Now, we have the Peace Pipe Chatter, the school paper that I know everyone read. The only reason I signed up for Journalism my sophomore year was because I needed an extra credit. I never thought it would be a class I would love and take for the rest of high school. Three years later, here we are. As much as I love the class and the people in it, I’m really at a loss for words. There’s so much I want to say, yet I can’t think of more than these next few sentences. The PPC staff has truly become my second family, and I’m really sad we had to say goodbye so early. Everyone that’s been in that class has a special place in my heart, and I’ll never forget them. Thank you for letting me be a part of your family for the last few years, and I wish you guys the best in whatever it is you do in your final years of high school and beyond. Of course, I can’t talk about the PPC without mentioning our favorite “dad,” Mr. Thomas. Not only is Mr. T the best advisor one could ask for, he is one of the most genuine people I have ever met. He truly cares for everyone in his classes, and only wants the best for them. I’ll never forget the countless laughs and dad jokes he’s thrown my way since I started my journalism journey. So, Mr. Thomas, even though I never told you, you really helped me through a pretty rough time of my life simply by asking if I was okay on days when I clearly wasn’t, and I can’t thank you enough. 

I’ve realized my high school experience wasn’t as happy or as memorable as others, though it really could’ve been worse. High school was not easy for me, but I think that’s okay.
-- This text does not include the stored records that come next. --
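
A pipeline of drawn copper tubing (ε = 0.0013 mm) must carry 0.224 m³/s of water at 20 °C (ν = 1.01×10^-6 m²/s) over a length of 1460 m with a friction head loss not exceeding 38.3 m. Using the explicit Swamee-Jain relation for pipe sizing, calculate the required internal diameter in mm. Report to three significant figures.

Swamee-Jain (Type III): D = 0.66·[ε^1.25·(LQ²/(gh_f))^4.75 + ν·Q^9.4·(L/(gh_f))^5.2]^0.04
LQ²/(gh_f) = 0.1950; L/(gh_f) = 3.886
Term 1 = ε^1.25·(…)^4.75 = 1.86×10^-11; Term 2 = ν·Q^9.4·(…)^5.2 = 9.16×10^-10
D = 0.66·(1.86×10^-11 + 9.16×10^-10)^0.04 = 0.2873 m = 287 mm
Check: V = 3.45 m/s, Re = 9.83×10^5, f = 0.01175, h_f = 36.3 m ≈ 38.3 m ✓

D ≈ 287 mm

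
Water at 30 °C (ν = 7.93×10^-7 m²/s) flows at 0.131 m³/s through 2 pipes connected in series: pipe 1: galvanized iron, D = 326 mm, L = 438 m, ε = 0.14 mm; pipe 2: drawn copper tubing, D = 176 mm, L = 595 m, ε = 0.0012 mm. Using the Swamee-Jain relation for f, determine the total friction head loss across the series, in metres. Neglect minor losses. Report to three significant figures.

Pipe 1: V = 1.569 m/s, Re = 6.45×10^5, ε/D = 4.29×10^-4, f = 0.01710, h_1 = f(L/D)V²/2g = 2.884 m
Pipe 2: V = 5.385 m/s, Re = 1.20×10^6, ε/D = 6.82×10^-6, f = 0.01146, h_2 = f(L/D)V²/2g = 57.23 m
Series → Q common, losses add: H = Σh = 60.12 m

H ≈ 60.1 m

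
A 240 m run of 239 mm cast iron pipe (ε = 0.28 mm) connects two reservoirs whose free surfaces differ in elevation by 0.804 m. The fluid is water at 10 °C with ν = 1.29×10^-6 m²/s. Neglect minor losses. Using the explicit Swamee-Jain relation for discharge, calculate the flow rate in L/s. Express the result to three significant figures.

Swamee-Jain (Type II): Q = -0.965·√(gD⁵h_f/L)·ln[ε/(3.7D) + √(3.17ν²L/(gD³h_f))]
√(gD⁵h_f/L) = √(9.81·0.239⁵·0.804/240) = 0.005062
ε/(3.7D) = 3.17×10^-4; √(3.17ν²L/(gD³h_f)) = 1.08×10^-4
Q = -0.965·0.005062·ln(4.251×10^-4) = 0.03792 m³/s
Check: V = 0.845 m/s, Re = 1.57×10^5, f = 0.02216, h_f = 0.811 m ≈ 0.804 m ✓

Q ≈ 37.9 L/s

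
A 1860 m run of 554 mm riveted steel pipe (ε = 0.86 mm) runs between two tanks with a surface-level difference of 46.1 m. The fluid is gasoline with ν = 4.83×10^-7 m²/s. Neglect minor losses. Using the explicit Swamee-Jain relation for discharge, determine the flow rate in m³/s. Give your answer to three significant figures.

Swamee-Jain (Type II): Q = -0.965·√(gD⁵h_f/L)·ln[ε/(3.7D) + √(3.17ν²L/(gD³h_f))]
√(gD⁵h_f/L) = √(9.81·0.554⁵·46.1/1860) = 0.1126
ε/(3.7D) = 4.20×10^-4; √(3.17ν²L/(gD³h_f)) = 4.23×10^-6
Q = -0.965·0.1126·ln(4.238×10^-4) = 0.8442 m³/s
Check: V = 3.50 m/s, Re = 4.02×10^6, f = 0.02201, h_f = 46.2 m ≈ 46.1 m ✓

Q ≈ 0.844 m³/s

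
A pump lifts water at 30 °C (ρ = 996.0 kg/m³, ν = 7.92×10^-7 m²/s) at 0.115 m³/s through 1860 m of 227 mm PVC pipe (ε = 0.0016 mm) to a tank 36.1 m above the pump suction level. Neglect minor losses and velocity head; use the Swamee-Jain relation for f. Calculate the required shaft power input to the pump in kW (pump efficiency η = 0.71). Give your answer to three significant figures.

P_shaft ≈ 122 kW

V = 4Q/(πD²) = 2.842 m/s; Re = 8.14×10^5; ε/D = 7.05×10^-6; f = 0.01217
h_f = f(L/D)V²/2g = 41.05 m
Total head H = z + h_f = 36.1 + 41.05 = 77.15 m
P_hyd = ρgQH = 996.0·9.81·0.115·77.15 = 86.69 kW
P_shaft = P_hyd/η = 86.69/0.71 = 122.1 kW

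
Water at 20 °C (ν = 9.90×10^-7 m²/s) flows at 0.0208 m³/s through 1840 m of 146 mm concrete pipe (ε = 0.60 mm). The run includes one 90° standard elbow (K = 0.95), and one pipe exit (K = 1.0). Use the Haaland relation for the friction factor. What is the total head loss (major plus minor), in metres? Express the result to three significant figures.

H_L ≈ 29.1 m

V = 4Q/(πD²) = 1.242 m/s; V²/2g = 0.07867 m
Re = 1.83×10^5, ε/D = 0.00411 → f = 0.02923 (Haaland)
Major: h_f = f(L/D)·V²/2g = 0.02923·12603·0.07867 = 28.98 m
Minor: ΣK = 1.95; h_m = ΣK·V²/2g = 0.1534 m
Total H_L = 28.98 + 0.1534 = 29.14 m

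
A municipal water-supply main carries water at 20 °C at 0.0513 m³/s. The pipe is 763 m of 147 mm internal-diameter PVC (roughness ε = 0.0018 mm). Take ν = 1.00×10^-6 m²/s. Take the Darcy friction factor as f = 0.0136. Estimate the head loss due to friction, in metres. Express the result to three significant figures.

V = 4Q/(πD²) = 4·0.0513/(π·0.147²) = 3.023 m/s
h_f = f(L/D)V²/(2g) = 0.01360·(763/0.147)·3.023²/(2·9.81) = 32.87 m

h_f ≈ 32.9 m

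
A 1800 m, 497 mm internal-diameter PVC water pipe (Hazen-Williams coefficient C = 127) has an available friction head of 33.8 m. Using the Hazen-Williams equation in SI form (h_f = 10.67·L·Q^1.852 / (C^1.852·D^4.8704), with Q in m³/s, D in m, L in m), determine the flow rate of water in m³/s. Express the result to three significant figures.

Q ≈ 0.658 m³/s

Rearranging: Q = [h_f·C^1.852·D^4.8704 / (10.67·L)]^(1/1.852)
Q = [33.8·127^1.852·0.497^4.8704 / (10.67·1800)]^0.540 = 0.6576 m³/s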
High school doesn’t have to be the best four years of your life. I think that saying is part of the reason why I had such high expectations for myself. Up until my freshman year, I was told high school was going to be amazing, the years where I’ll enjoy life the most and make the best memories with my friends. That’s just not realistic for some people. 
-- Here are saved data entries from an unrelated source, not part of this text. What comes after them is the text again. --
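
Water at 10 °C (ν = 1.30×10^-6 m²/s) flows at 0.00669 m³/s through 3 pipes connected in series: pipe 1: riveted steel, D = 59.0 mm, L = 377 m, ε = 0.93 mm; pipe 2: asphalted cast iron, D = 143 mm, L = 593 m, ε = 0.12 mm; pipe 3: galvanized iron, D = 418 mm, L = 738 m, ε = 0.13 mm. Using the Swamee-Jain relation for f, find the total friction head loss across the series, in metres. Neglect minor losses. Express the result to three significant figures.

Pipe 1: V = 2.447 m/s, Re = 1.11×10^5, ε/D = 0.0158, f = 0.04511, h_1 = f(L/D)V²/2g = 87.98 m
Pipe 2: V = 0.4165 m/s, Re = 4.58×10^4, ε/D = 8.39×10^-4, f = 0.02401, h_2 = f(L/D)V²/2g = 0.8805 m
Pipe 3: V = 0.04875 m/s, Re = 1.57×10^4, ε/D = 3.11×10^-4, f = 0.02814, h_3 = f(L/D)V²/2g = 0.006019 m
Series → Q common, losses add: H = Σh = 88.86 m

H ≈ 88.9 m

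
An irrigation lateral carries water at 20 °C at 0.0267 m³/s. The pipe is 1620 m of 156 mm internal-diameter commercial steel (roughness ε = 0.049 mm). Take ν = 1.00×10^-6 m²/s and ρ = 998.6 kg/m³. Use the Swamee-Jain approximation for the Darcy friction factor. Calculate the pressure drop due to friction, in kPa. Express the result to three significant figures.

V = 4Q/(πD²) = 4·0.0267/(π·0.156²) = 1.397 m/s
Re = VD/ν = 1.397·0.156/1.00×10^-6 = 2.18×10^5 → turbulent
ε/D = 0.049/156 = 3.14×10^-4
Swamee-Jain: f = 0.01771
h_f = f(L/D)V²/(2g) = 0.01771·(1620/0.156)·1.397²/(2·9.81) = 18.29 m
Δp = ρg·h_f = 998.6·9.81·18.29 = 179.2 kPa

Δp ≈ 179 kPa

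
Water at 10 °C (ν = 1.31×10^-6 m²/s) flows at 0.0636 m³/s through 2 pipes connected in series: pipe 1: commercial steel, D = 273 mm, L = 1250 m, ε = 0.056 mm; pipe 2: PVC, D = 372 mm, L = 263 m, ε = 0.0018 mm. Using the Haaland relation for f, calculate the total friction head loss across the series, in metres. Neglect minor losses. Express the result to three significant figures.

Pipe 1: V = 1.087 m/s, Re = 2.26×10^5, ε/D = 2.05×10^-4, f = 0.01664, h_1 = f(L/D)V²/2g = 4.584 m
Pipe 2: V = 0.5852 m/s, Re = 1.66×10^5, ε/D = 4.84×10^-6, f = 0.01610, h_2 = f(L/D)V²/2g = 0.1986 m
Series → Q common, losses add: H = Σh = 4.783 m

H ≈ 4.78 m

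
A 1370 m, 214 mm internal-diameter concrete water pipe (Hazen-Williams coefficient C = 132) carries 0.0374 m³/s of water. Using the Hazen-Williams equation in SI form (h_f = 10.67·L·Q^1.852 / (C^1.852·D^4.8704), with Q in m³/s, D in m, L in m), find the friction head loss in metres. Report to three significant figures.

h_f ≈ 7.17 m

h_f = 10.67·1370·0.0374^1.852 / (132^1.852·0.214^4.8704) = 7.173 m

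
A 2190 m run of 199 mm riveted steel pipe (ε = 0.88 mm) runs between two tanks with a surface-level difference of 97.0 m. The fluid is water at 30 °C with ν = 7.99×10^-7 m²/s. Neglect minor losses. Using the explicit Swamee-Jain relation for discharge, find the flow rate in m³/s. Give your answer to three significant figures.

Swamee-Jain (Type II): Q = -0.965·√(gD⁵h_f/L)·ln[ε/(3.7D) + √(3.17ν²L/(gD³h_f))]
√(gD⁵h_f/L) = √(9.81·0.199⁵·97.0/2190) = 0.01164
ε/(3.7D) = 0.00120; √(3.17ν²L/(gD³h_f)) = 2.43×10^-5
Q = -0.965·0.01164·ln(0.001219) = 0.07539 m³/s
Check: V = 2.42 m/s, Re = 6.04×10^5, f = 0.02953, h_f = 97.3 m ≈ 97.0 m ✓

Q ≈ 0.0754 m³/s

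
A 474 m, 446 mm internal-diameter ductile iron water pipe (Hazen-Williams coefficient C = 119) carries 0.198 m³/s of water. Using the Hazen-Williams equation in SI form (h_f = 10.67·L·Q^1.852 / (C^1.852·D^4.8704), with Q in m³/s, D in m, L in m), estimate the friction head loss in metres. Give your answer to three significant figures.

h_f = 10.67·474·0.198^1.852 / (119^1.852·0.446^4.8704) = 1.842 m

h_f ≈ 1.84 m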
So, as I wrap this up so you can get on with your lovely quarantine plans, I have one piece of advice for any incoming high schoolers that may read this: don’t waste your high school experience, but don’t worry if it doesn’t turn out to be everything you hoped it would be. Try your best to enjoy every part of it as much as you can because you never know when or if it will be cut short. Take risks, stay out late with your friends (but not too late because curfew is still a thing), drive with the windows down and play your music too loud. Do whatever it is that makes you feel most alive, but remember that high school doesn’t have to be the highlight of your life. You have a lifetime to drive with the windows down.